Click here to learn more about how TENCEL™ fibers can elevate denim offerings with the environment at heart.1, 2, 3 Register here to receive the Laundry Manual.


  1. TENCEL™ Lyocell and Modal fibers are made with at least 50 percent less carbon emissions and water consumption compared to generic lyocell and modal. Results based on LCA standards (ISO 14040/44) and available via Higg MSI (Version 3.8).
  2. TENCEL™ Lyocell and Modal fibers are certified with the widely recognized EU Ecolabel for textile products (license no. AT/016/001). The EU Ecolabel is the European Union’s official voluntary label for environmental excellence. EU Ecolabel products have a reduced environmental impact across multiple stages of the product life cycle.

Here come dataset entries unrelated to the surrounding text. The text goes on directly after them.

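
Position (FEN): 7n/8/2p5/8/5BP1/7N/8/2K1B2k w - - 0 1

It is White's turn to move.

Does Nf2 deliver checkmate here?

no

After Nf2: black king on h1; in check: yes, from the white knight on f2.
Black has 2 legal replies: Kg2, Kg1.
In check but a legal move exists → not checkmate.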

  3. To foster a sustainable global textile and nonwovens industry, Lenzing follows three strategic principles within the context of its “Naturally Positive” sustainability strategy, which focuses on greening the value chain, advancing the circular economy and collaborating for systemic change with key industry stakeholders, such as Textile Exchange, Cascale, Canopy, Together for Sustainability, Renewable Carbon Initiative, and UN Global Compact. (www.lenzing.com/sustainability)
  4. Savings consider solvent recovery. Compared to generic (unbranded) lyocell. Results based on LCA standards (ISO 14040/44) and available via Higg MSI (Version 3.8).
  5. TENCEL™ Lyocell and Modal fibers are naturally soft and smooth to the touch.
  6. Both TENCEL™ Lyocell and Modal fibers have a high tenacity profile favoring processing stability. This enables TENCEL™ fibers to withstand faster production speeds in machinery, while at the same time making critical contributions to yarn strength and quality.